Migration crises like the one faced by Massachusetts could be addressed from a humanitarian perspective to provide essential goods and services – such as housing – to vulnerable people based on temporary reliefs. This approach, although necessary, is not only incomplete but could also hinder the ability of migrants and refugees to contribute to the productive development of host communities.
As Professor Alexander Betts (University of Oxford) explains in his inspiring book, under adequate public policies, countries can facilitate the socioeconomic integration of refugees, catalyzing their productive capacities. Therefore, according to Professor Ricardo Hausmann of the Harvard Kennedy School, governments can encourage human mobility to bring new productive know-how that can be disseminated in the host economy, favoring economic complexity.
Each migrant who has arrived in Massachusetts brings productive capabilities built over years of experience. As Governor Healey said, certified welders and truck drivers are waiting for an opportunity to work. What these “hard-working newcomers” need, then, is not only shelter; they need a regular status to work and apply their productive know-how to foster the American economy.
As Felipe Muñoz (Inter-American Development Bank) asserted, the regular status of migrants and refugees depends on work permits. These permits can help transform vulnerable migrants and refugees into active agents for social transformation. They have only two suboptimal solutions without permits: entering the informal economy or depending on humanitarian aid. Neither of these options respects human dignity.
To avoid the negative consequences of informal human mobility, the Biden administration promoted the Los Angeles Declaration during the IX Summit of the Americas – a milestone political commitment towards promoting safe, orderly, and regular human mobility by providing formal pathways for migrants and refugees to integrate into the economy. One of those pathways is, precisely, work permits.

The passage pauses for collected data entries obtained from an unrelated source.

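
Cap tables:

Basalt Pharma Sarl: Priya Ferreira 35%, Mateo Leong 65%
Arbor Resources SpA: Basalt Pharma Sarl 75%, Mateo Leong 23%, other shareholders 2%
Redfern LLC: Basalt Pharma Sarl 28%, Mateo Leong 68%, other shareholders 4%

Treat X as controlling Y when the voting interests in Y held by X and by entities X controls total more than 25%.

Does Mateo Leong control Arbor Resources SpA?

Yes

Mateo holds 65% of Basalt, so Mateo controls Basalt.
Basalt and Mateo together hold 75% + 23% = 98% of Arbor, so Mateo controls Arbor.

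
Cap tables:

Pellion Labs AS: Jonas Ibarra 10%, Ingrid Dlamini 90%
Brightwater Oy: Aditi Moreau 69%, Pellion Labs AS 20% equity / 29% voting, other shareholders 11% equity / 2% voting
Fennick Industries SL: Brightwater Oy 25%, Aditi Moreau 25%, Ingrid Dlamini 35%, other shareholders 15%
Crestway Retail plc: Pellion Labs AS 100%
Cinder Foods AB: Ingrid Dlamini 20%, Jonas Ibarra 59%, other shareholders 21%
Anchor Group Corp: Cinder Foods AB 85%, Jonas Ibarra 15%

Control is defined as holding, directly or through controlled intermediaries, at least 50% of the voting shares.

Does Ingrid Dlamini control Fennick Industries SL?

Ingrid holds 90% of Pellion, so Ingrid controls Pellion.
Pellion holds 100% of Crestway, so Ingrid controls Crestway.
In Fennick, Ingrid's side holds only 35%, not ≥ 50%.
So Ingrid does not control Fennick.

No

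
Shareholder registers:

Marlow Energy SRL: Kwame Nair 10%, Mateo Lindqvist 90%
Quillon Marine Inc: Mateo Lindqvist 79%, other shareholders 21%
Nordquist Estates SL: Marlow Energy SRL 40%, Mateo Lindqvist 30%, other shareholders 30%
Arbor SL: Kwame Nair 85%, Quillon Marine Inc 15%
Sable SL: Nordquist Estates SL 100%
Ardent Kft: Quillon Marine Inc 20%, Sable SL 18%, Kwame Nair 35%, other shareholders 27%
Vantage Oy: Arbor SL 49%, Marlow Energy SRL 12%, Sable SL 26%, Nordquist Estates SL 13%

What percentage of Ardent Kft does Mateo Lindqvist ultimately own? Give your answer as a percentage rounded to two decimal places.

Mateo reaches Ardent along 3 paths.
Via Quillon: 79% × 20% = 15.8%.
Via Marlow → Nordquist → Sable: 90% × 40% × 100% × 18% = 6.48%.
Via Nordquist → Sable: 30% × 100% × 18% = 5.4%.
Total: 15.8% + 6.48% + 5.4% = 27.68%.

27.68%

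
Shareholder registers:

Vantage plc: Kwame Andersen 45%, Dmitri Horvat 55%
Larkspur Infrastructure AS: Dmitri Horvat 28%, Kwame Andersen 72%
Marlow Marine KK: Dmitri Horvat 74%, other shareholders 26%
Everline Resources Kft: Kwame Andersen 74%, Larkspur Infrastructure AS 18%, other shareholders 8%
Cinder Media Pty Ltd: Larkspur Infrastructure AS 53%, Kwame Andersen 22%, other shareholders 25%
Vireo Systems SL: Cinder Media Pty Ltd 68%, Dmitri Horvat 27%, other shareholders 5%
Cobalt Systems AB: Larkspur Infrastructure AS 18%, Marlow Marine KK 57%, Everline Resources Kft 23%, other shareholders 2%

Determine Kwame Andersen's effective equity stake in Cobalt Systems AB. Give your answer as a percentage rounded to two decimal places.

Kwame reaches Cobalt along 3 paths.
Via Larkspur: 72% × 18% = 12.96%.
Via Everline: 74% × 23% = 17.02%.
Via Larkspur → Everline: 72% × 18% × 23% = 2.9808%.
Total: 12.96% + 17.02% + 2.9808% = 32.9608%.
Rounded: 32.96%.

32.96%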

A common concern regarding work permits is that foreign workers will endanger national employment. However, under proper integration policies, foreign and domestic workers are not rivals but complementary actors.
Some successful examples exist. For instance, the Colombian Government has implemented several regularization processes, including a 2021 Decree that granted a temporary statute to protect the Venezuelan people, providing them with legal status to work. As preliminary evidence suggests, this policy has not only improved the quality of life for migrants and refugees but has also contributed to promoting development in Colombia.
The emergency declared by Governor Maura Healey can be an opportunity to promote sustainable and inclusive growth through federal policies that facilitate work permits, providing a legal status that will empower migrants and refugees to contribute to the American economy. They have traveled long distances – and undertaken dangerous journeys, such as crossing the Darien Gap – for an opportunity to improve their quality of life. Now, they need legal status to facilitate their socioeconomic integration into the US.